Independence is considered a special treasure for citizens of the United States, and Independence Day is considered the nation’s most important civic holiday. Americans celebrate it in different ways with family and friends, at parades, fireworks and picnics. July 4th is a day which unites all faiths, races and origins in a colorful tapestry. We, or our ancestors, immigrated here from far-off countries to realize new dreams inspired by the leading light of the famous bronze sculpture of the goddess of liberty—Lady Liberty.
When I left Nazi- and communist-poisoned Hungary after the October Revolution to immigrate to the United States I did not have any knowledge of Pilgrims or “Founding Fathers” but when I saw the Statue of Liberty from the airplane window I began to cry. That window view, and later Emma Lazarus’s words engraved on the foundation of the Statue of Liberty, moved me in powerful ways.
“Give me your tired, your poor,
Your huddled masses yearning to breathe free,
The wretched refuse of your teeming shore.
Send these, the homeless, tempest-tossed to me,
I lift my lamp beside the golden door!”
The poem was intended by its creator to be a monument to the spirit of revolution shared by France and America. “Liberty Enlightening the World” was the original name of the statue.
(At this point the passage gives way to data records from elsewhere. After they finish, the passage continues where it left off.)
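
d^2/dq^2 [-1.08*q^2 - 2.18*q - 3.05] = -2.16000000000000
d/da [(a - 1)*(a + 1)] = 2*a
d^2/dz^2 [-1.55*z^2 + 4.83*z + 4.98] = -3.10000000000000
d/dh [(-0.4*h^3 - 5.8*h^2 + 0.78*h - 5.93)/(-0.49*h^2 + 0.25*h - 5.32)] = (0.196*h^4 - 0.2*h^3 + 5.3162*h^2 + 55.9006*h - 2.6671)/(0.2401*h^4 - 0.245*h^3 + 5.2761*h^2 - 2.66*h + 28.3024)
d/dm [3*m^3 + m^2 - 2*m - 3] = 9*m^2 + 2*m - 2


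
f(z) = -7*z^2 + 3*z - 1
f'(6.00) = -81.00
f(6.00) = -235.00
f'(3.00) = -39.00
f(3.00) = -55.00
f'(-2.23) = 34.22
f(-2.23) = -42.50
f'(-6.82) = 98.48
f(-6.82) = -347.05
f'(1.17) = -13.38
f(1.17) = -7.07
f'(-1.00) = 17.00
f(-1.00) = -11.00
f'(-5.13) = 74.82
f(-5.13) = -200.61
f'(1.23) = -14.22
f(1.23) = -7.90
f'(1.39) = -16.46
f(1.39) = -10.35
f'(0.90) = -9.60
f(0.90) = -3.97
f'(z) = 3 - 14*z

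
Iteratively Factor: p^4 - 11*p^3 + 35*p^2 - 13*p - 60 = (p + 1)*(p^3 - 12*p^2 + 47*p - 60) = (p - 5)*(p + 1)*(p^2 - 7*p + 12) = (p - 5)*(p - 4)*(p + 1)*(p - 3)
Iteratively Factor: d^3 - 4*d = (d + 2)*(d^2 - 2*d) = (d - 2)*(d + 2)*(d)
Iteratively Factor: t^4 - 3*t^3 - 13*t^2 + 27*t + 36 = (t - 3)*(t^3 - 13*t - 12) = (t - 3)*(t + 1)*(t^2 - t - 12) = (t - 3)*(t + 1)*(t + 3)*(t - 4)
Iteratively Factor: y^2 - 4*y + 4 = (y - 2)*(y - 2)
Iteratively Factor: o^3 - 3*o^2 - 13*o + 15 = (o + 3)*(o^2 - 6*o + 5) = (o - 1)*(o + 3)*(o - 5)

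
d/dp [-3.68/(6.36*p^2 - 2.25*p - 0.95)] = (46.8096*p - 8.28)/(-6.36*p^2 + 2.25*p + 0.95)^2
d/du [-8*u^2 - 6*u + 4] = -16*u - 6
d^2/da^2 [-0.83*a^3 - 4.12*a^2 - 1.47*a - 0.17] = -4.98*a - 8.24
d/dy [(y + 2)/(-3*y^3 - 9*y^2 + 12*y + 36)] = (2*y + 1)/(3*(y^4 + 2*y^3 - 11*y^2 - 12*y + 36))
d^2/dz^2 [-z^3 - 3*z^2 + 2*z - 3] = -6*z - 6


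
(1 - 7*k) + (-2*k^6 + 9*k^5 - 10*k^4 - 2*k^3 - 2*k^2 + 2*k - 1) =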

She represents the Roman goddess Libertas and carries a table of law engraved with the date July 4, 1776. A broken chain lies at her feet, while the torch represents the truth of the Enlightenment, in particular, the legal and political writings which inspired both the American and the French revolutions.
In 1883 Emma Lazarus interpreted the torch as a “lamp,” which lights the path of “exiles” from political oppression. The statue signifies a welcome to the poor and homeless who can expect no social or political future. It is a welcoming sight after crossing the stormy Atlantic, but, perhaps more importantly, it is often a sign of peace after the political storms which have made refugees homeless. It is not easy for people to leave their place of birth, even if they were betrayed there and constantly danced on the edge of the grave. Here, refugees were, and are, helped to start a new life and forget the past. They come with nothing but the overwhelming desire to work hard to attain their dreams.
Tom Sbarra, a retired cardiologist and a Neighborhood Falmouth volunteer and board member, is a case in point. His grandparents were from Italy and eastern Europe who came to the United States between 1890 and 1910. From Ellis Island the Slovak side of his family found their way to the coalfields of Eastern Pennsylvania. There they raised six children and made sure all had a good future. His Italian grandfather, a baker, established a successful pastry shop in Brooklyn. When the Depression struck, Tom’s father had to leave school in the 8th grade. He worked hard and was able to move his family from the city tenements to a modest home on Long Island, where the school system was better for his two sons. The family thrived.
Local attorney and Neighborhood Falmouth volunteer and board member Martha Gavenas also has an immigration story. Both of her grandparents immigrated from Hungary, while her husband Emil’s grandfather came from Lithuania and later became a teacher.
“My husband’s father came from Lithuania when he was 16, just before World War II. He ended up fighting for his new country before he could even speak English,” remembered Martha. “Independence Day means family to me because of the special relationship my predecessors had with America. My grandparents, on both sides, came to the United States from Hungary. I am still in awe of their bravery and courage. They were peasant farm workers and they risked everything to come to an unknown country of hope and promise. They loved America for the freedom and opportunity it offered. They also loved their Hungarian heritage and were able to continue its customs and traditions for their children without government restrictions. Their journey is what America is about.”
Oliver (Ollie) Zafiriou is an emeritus scientist from Woods Hole and a volunteer for Neighborhood Falmouth. Christos, his Greek father, lived in Turkey. As a young man in about 1911, Christos was in a cafe in Yemen when the local (Greek) postmaster saw him and said Christos would receive a letter the next day that he didn’t want. It was a draft notice for the Turkish army, a probable death sentence for Greeks. That night he left for the coast, where he took a boat to French Djibouti and somehow appeared at Ellis Island in 1913. In 1940 he married Ollie’s mother and sadly died on his son’s 9th birthday.
My dreams were also fulfilled. I was teaching retired professionals looking for second careers as writers when I shared my European experience with the class. I reminded these younger generations how lucky they are to live in this country. With their encouragement I am working on the final section of my memoirs titled, “My Life in America.” I am also proud to be a member of and volunteer for Neighborhood Falmouth.